= KATV (Alaska) =

Cable television service and station in Ketchikan, Alaska

KATV ("Ketchikan Alaska Television") was a cable television service in Ketchikan, Alaska Territory, United States. It was established in November 1953 (six years before statehood) and was the first television service of any kind in Alaska.

==History==
R. D. "Chuck" Jensen and Wally Christiansen started KATV in 1953 with the goal of bringing television to Ketchikan, then a town of about 5,000 people. At the time the system was announced in July, the then-Alaska Territory (which became a state in 1959) had no broadcast television stations, and it was not expected that there would be one before the end of the year; consequently, KATV announced its programming would consist of films and kinescopes supplied from the mainland. Leasing space on power poles from the local public utilities board, the first pictures from the system went out on November 17, 1953. In large part thanks to a slew of technical difficulties at KFIA (channel 2), one of two television stations under construction at Anchorage, KATV became Alaska's first television station; Anchorage's first two stations, KFIA and KTVA (channel 11), started days apart in December. All of the equipment used at KATV was handmade by Jensen and Christiansen in Ketchikan, except for a camera used for locally produced programs.

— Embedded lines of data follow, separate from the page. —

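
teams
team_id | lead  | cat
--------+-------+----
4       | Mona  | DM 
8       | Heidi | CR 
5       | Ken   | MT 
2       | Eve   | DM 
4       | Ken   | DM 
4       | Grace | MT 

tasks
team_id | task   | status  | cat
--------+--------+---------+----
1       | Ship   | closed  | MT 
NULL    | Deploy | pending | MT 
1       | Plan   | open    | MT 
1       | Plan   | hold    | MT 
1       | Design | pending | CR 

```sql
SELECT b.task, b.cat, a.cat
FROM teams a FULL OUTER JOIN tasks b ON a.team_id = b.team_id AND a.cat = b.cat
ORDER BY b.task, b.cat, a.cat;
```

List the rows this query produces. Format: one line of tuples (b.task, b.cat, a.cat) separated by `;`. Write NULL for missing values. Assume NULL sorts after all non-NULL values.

(Deploy, MT, NULL); (Design, CR, NULL); (Plan, MT, NULL); (Plan, MT, NULL); (Ship, MT, NULL); (NULL, NULL, CR); (NULL, NULL, DM); (NULL, NULL, DM); (NULL, NULL, DM); (NULL, NULL, MT); (NULL, NULL, MT)

FULL OUTER JOIN keeps every row from both sides; unmatched rows get NULL for the other side's columns.
Matching on a.team_id = b.team_id AND a.cat = b.cat. A NULL in a compared column never satisfies the condition.
Matched pairs: 0; unmatched a rows kept: 6; unmatched b rows kept: 5.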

Business was slow in the early years due to the novelty of the venture to viewers and owners alike. For much of the first decade, KATV continued to provide mostly filmed programs shipped from Seattle—entertainment shows on a two-week delay, national news programs on a one-week delay—as well as local shows, including news, a local talent show, and televised bingo. Live programs from outside came to Ketchikan in 1967 after a translator association was created to receive and rebroadcast programming from television transmitters in Prince Rupert, British Columbia, and by 1978, the cable service offered 10 channels with a large portion of live programming.

In 1980, Jensen and Christiansen sold KATV and KSA-TV, a smaller service set up along the same lines at Sitka in 1959, to McCaw Cable.